Department of Academic Cardiology, University of Hull, UK.
Int J Cardiol. 2010 Jan 7;138(1):63-9. doi: 10.1016/j.ijcard.2008.08.004. Epub 2008 Sep 11.
To identify factors associated with short term mortality in hospitalised patients with heart failure.
Hospitalisation is frequent in patients with heart failure and is associated with a high mortality.
The Euro Heart Failure survey collected data from patients with suspected heart failure. We searched this data for predictors of short term mortality.
Of 10,701 patients, 1404 (13%) died within 12 weeks of admission. On univariate analysis, increasing age, hyponatraemia, renal impairment, hyperkalaemia, anaemia, severe mitral regurgitation, severe LV systolic dysfunction(LVSD), increasing QRS and female sex carried adverse prognosis. ACEI, beta-blockers, nitrates, anti-thrombotic and lipid lowering drugs were associated with a better prognosis. On multivariable analysis the following provided independent prognostic information: increasing age (OR per SD=1.5, 95% CI 1.4-1.6), severe LVSD (1.8, 1.5-2.1), serum creatinine (1.2, 1.2-1.3), sodium (0.9, 0.8-0.9), Hb (0.9, 0.8-0.9) and treatment with ACEI (0.5, 0.5-0.6), beta-blockers (0.7, 0.6-0.8), statins (0.6, 0.5-0.7), calcium channel blockers (0.7, 0.6-0.8), warfarin (0.5, 0.4-0.6), heparin (1.7, 1.4-1.9), anti-platelet drugs (0.6, 0.5-0.6) and need for inotropes (5.5, 4.6-6.6). A simple risk score (range 0-11) identified cohorts with a 12 week mortality ranging from 2% to 44%.
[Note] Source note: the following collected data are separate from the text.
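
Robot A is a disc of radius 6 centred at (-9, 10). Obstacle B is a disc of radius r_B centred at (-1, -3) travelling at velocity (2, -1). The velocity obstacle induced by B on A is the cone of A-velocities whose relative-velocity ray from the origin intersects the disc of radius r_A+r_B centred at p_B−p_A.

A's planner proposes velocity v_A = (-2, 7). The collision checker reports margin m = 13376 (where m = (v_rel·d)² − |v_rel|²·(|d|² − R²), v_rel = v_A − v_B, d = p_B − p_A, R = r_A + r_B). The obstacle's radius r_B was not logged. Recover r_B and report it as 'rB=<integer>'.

m = 13376
d = (8, -13);  v_rel = (-4, 8),  |v_rel|² = 80
v_rel×d = (-4)·(-13) − (8)·(8) = -12
since m = R²·80 − (-12)²:  R² = (144 + 13376) / 80 = 169
R = √169 = 13  ⇒  r_B = 13 − 6 = 7

rB=7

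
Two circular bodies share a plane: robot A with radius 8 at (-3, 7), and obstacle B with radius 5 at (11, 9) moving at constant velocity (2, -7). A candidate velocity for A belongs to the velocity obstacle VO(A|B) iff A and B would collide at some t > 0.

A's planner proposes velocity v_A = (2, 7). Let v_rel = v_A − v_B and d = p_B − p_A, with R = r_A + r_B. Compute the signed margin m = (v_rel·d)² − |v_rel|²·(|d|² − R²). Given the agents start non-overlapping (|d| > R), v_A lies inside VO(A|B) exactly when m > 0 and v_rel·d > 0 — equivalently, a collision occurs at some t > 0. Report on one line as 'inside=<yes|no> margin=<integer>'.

d = (14, 2),  |d|² = 200;  R = 8+5 = 13,  c = 200−13² = 31
v_rel = (0, 14),  |v_rel|² = 196;  v_rel·d = (0)·(14) + (14)·(2) = 28
196·t² − 56·t + 31 = 0  ⇒  m = 28² − 196·31 = -5292
m = -5292 < 0,  v_rel·d = 28 > 0  ⇒  outside

inside=no margin=-5292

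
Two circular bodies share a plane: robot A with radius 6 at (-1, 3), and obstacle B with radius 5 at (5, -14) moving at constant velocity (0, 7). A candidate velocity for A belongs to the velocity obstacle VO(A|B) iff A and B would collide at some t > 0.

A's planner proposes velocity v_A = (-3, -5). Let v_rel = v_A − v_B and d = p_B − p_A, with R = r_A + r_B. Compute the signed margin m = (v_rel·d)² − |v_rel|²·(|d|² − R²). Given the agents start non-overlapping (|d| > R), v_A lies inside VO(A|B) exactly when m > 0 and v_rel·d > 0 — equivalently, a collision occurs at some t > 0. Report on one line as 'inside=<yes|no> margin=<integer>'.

d = (6, -17),  |d|² = 325;  R = 6+5 = 11,  c = 325−11² = 204
v_rel = (-3, -12),  |v_rel|² = 153;  v_rel·d = (-3)·(6) + (-12)·(-17) = 186
153·t² − 372·t + 204 = 0  ⇒  m = 186² − 153·204 = 3384
m = 3384 > 0,  v_rel·d = 186 > 0  ⇒  inside

inside=yes margin=3384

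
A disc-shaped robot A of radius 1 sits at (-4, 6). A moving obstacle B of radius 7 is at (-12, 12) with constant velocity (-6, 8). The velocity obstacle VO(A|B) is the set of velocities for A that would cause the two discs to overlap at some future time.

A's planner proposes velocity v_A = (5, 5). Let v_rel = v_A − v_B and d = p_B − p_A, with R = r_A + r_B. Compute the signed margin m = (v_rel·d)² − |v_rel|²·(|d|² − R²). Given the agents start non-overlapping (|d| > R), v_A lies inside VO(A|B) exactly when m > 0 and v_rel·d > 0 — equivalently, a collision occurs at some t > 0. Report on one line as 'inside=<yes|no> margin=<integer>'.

d = (-8, 6),  |d|² = 100;  R = 1+7 = 8,  c = 100−8² = 36
v_rel = (11, -3),  |v_rel|² = 130;  v_rel·d = (11)·(-8) + (-3)·(6) = -106
130·t² + 212·t + 36 = 0  ⇒  m = (-106)² − 130·36 = 6556
m = 6556 > 0,  v_rel·d = -106 < 0  ⇒  outside

inside=no margin=6556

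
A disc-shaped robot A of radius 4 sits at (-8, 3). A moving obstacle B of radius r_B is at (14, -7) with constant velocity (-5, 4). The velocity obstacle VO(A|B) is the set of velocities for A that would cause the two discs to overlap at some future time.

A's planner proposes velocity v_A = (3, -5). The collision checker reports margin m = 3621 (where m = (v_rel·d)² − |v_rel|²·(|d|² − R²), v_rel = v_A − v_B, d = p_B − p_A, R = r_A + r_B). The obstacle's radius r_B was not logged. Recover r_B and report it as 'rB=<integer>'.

m = 3621
d = (22, -10);  v_rel = (8, -9),  |v_rel|² = 145
v_rel×d = (8)·(-10) − (-9)·(22) = 118
since m = R²·145 − 118²:  R² = (13924 + 3621) / 145 = 121
R = √121 = 11  ⇒  r_B = 11 − 4 = 7

rB=7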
Simple and readily available clinical variables and a risk score based on medical history and routine tests that all patients admitted with heart failure have, can identify patients with good, intermediate and high short term mortality.
确定与心力衰竭住院患者短期死亡率相关的因素。
心力衰竭患者经常住院,死亡率很高。
欧洲心力衰竭调查从疑似心力衰竭患者中收集数据。我们在这些数据中寻找短期死亡率的预测因素。
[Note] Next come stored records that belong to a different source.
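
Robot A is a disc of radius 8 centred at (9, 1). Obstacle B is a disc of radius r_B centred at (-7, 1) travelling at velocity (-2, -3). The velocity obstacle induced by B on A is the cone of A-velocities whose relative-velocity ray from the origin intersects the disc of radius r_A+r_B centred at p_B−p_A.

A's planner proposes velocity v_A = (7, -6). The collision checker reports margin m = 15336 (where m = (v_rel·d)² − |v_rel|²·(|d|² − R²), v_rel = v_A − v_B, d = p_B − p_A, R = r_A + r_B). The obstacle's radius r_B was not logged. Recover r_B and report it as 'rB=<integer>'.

m = 15336
d = (-16, 0);  v_rel = (9, -3),  |v_rel|² = 90
v_rel×d = (9)·(0) − (-3)·(-16) = -48
since m = R²·90 − (-48)²:  R² = (2304 + 15336) / 90 = 196
R = √196 = 14  ⇒  r_B = 14 − 8 = 6

rB=6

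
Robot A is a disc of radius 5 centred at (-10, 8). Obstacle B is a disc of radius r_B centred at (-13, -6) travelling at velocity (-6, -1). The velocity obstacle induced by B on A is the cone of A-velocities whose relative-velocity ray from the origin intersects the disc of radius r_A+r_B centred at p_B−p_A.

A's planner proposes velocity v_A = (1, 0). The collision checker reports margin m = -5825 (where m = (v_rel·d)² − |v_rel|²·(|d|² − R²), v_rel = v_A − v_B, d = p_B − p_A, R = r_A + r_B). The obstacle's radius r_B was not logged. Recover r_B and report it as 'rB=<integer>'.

m = -5825
d = (-3, -14);  v_rel = (7, 1),  |v_rel|² = 50
v_rel×d = (7)·(-14) − (1)·(-3) = -95
since m = R²·50 − (-95)²:  R² = (9025 + -5825) / 50 = 64
R = √64 = 8  ⇒  r_B = 8 − 5 = 3

rB=3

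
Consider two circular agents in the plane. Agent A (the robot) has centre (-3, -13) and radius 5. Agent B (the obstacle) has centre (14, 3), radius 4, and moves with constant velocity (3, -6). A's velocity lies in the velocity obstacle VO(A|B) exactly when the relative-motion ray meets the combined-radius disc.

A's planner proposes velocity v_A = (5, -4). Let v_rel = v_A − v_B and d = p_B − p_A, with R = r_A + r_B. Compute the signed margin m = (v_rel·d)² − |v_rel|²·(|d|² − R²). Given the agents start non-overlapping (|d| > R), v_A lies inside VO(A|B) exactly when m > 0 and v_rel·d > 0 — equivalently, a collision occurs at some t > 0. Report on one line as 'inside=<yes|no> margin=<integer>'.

d = (17, 16),  |d|² = 545;  R = 5+4 = 9,  c = 545−9² = 464
v_rel = (2, 2),  |v_rel|² = 8;  v_rel·d = (2)·(17) + (2)·(16) = 66
8·t² − 132·t + 464 = 0  ⇒  m = 66² − 8·464 = 644
m = 644 > 0,  v_rel·d = 66 > 0  ⇒  inside

inside=yes margin=644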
在 10701 名患者中,1404 名(13%)在入院后 12 周内死亡。单因素分析显示,年龄增长、低钠血症、肾功能不全、高钾血症、贫血、严重二尖瓣反流、严重左心室收缩功能障碍(LVSD)、QRS 波增宽和女性均提示预后不良。ACEI、β受体阻滞剂、硝酸盐、抗血栓和降脂药物与更好的预后相关。多变量分析显示以下因素提供了独立的预后信息:年龄增长(每标准差增加 1.5,95%CI 1.4-1.6)、严重 LVSD(1.8,1.5-2.1)、血清肌酐(1.2,1.2-1.3)、钠(0.9,0.8-0.9)、Hb(0.9,0.8-0.9)和 ACEI 治疗(0.5,0.5-0.6)、β受体阻滞剂(0.7,0.6-0.8)、他汀类药物(0.6,0.5-0.7)、钙通道阻滞剂(0.7,0.6-0.8)、华法林(0.5,0.4-0.6)、肝素(1.7,1.4-1.9)、抗血小板药物(0.6,0.5-0.6)和需要正性肌力药物(5.5,4.6-6.6)。一个简单的风险评分(范围 0-11)确定了 12 周死亡率从 2%到 44%的队列。
简单且易于获得的临床变量以及基于病史和常规检查的风险评分,所有患有心力衰竭的住院患者都有这些数据,可识别短期死亡率低、中、高的患者。